Greg Morris

Designer, Pretend Photographer, Dad
Essay

Posting Read Books On Goodreads To Micropub

After spending some time setting up posting films to micropub, I really wanted to get my reading sorted. There are great options out there like indiebookclub – but I wanted to automate it and make it possible every time I finish a book on my kindle.

With nothing fitting the bill I delved into the API (which is pretty good by the way) and came up with a solution. It relies on a developer key from Goodreads so I don’t promise how long this will work, they could pull this or remove your access to it at any point.

Developer Key

Goodreads will let anyone set up a developer key for access to their API, all you need to add are a few details about yourself and agree to the developer terms. If you break these terms, they are well within their right to stop you using the service – so please read them.

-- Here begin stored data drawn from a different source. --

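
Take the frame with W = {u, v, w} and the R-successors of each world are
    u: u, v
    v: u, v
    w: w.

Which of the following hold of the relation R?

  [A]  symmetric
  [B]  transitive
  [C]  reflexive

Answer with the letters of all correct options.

A, B, C

(A) symmetric: every R-edge is matched by its reverse.
(B) transitive: R is closed under composition.
(C) reflexive: each world relates to itself.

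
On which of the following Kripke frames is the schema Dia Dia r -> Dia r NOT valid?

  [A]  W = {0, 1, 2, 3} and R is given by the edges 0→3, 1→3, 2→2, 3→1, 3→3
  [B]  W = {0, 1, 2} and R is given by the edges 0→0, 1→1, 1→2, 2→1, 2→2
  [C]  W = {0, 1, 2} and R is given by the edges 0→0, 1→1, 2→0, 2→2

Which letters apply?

A

The schema Dia Dia r -> Dia r is the dual of axiom 4; it is valid on a frame iff R is transitive.
(A) R is not transitive (0 R 3 and 3 R 1 but not 0 R 1), so the schema fails here.
(B) R is transitive (R is closed under composition), so the schema is valid here.
(C) R is transitive (R is closed under composition), so the schema is valid here.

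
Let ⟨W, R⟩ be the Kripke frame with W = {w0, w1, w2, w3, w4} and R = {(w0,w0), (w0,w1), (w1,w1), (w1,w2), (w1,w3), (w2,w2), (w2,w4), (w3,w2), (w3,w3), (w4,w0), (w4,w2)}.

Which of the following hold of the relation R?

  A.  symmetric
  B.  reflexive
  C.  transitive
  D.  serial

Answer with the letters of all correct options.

(A) not symmetric: w0 R w1 but not w1 R w0.
(B) not reflexive: not w4 R w4.
(C) not transitive: w0 R w1 and w1 R w2 but not w0 R w2.
(D) serial: every world has an R-successor.

D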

Once agreed, you will need the top part labeled ‘key’ – keep this safe and don’t share it with anyone as it gives access to all of your information and you can read/write to your Goodreads account with it. A full list of API abilities are available here.

From here I researched what is available through the API and discovered you can pull books you have read from the following feed.

https://www.goodreads.com/review/list/[ID].xml?key=[key]&shelf=read

I have focused on updating micro.pub whenever I finish a book, but you can find extra information about books in your shelf by chaining after the & to be currently-reading or to-read.

IFTTT

Once you have this information it is pretty easy to set up a posting trigger in your service of choice. IFTTT is completely free so is a win straight off the bat, but as a caveat is a little more complex to set up and I found a little limited to work with. This is personal preference, of course, but IFTTT is still very straight forward to set up.

Click on Create and chose RSS as your IF (the trigger), choose new item in feed and paste in your RSS feed. The Then (action) part is a Webhook to allow you to post to micropub services. For this example, I am going to run through micro.blog, but they all will all be pretty much the same.

Make a web request, and then put in the URL of your service, in this case it is https://micro.blog/micropub. Method is POST and content type is usually application/x-form-url-encoded. In the body you need two bits of information, an access code and what you want the post to display. This will be dependent on your service but in my micro.blog case I use the following.

access_token=ABCDEF&content={{EntryContent}}&name={{ItemTitle}}

With the access token generated in the setting of my micro.blog.

You can customise the body content to whatever you want to display in the post. If you leave this as is, then it will display the raw content of the RSS feed.

Zapier

This is a much more rounded service that makes it much easier to customise the post content, but at a cost of £20 per month. For this cost, you get the ability to automate many more things, so it might be worth considering but please bear this in mind.

Start by creating a new Zap, the trigger is RSS and the event is a new item in the feed. Paste in the RSS feed you have saved and that is all you need to do on this step as you don’t need any information to access this feed. On the next step Zapier will find the data — so make sure you’ve at least read one book, and then pull everything into Zapier.

The action is Webhooks, and the action event needs to be POST to tell micropub to post information. By customising the request you can go as deep as you like, this is where Zapier makes it so easy to post images, ratings and everything the feed contains effortlessly and understandably. To do this put the Micropub url into the first box, in my case this is https://micro.blog/micropub and leave the Payload type as Form.

Click the plus sign under Data, and type content into the first box, and then you can customise the post until your heart is content. Click the plus button again and type access_token into the first box and in the second one copy in an access code from micro.blog. Your service may not require this, but will usually require some kind of authentication.

All the other topics can remain as they are by default, by clicking continue you are given the option to test the post. Do this and check that everything appears correctly — you can always go back and change things before re-testing. This is another option that makes Zapier a great service to work with. Once you’re happy, finish everything off and now every time you finish a book it will post to Micropub.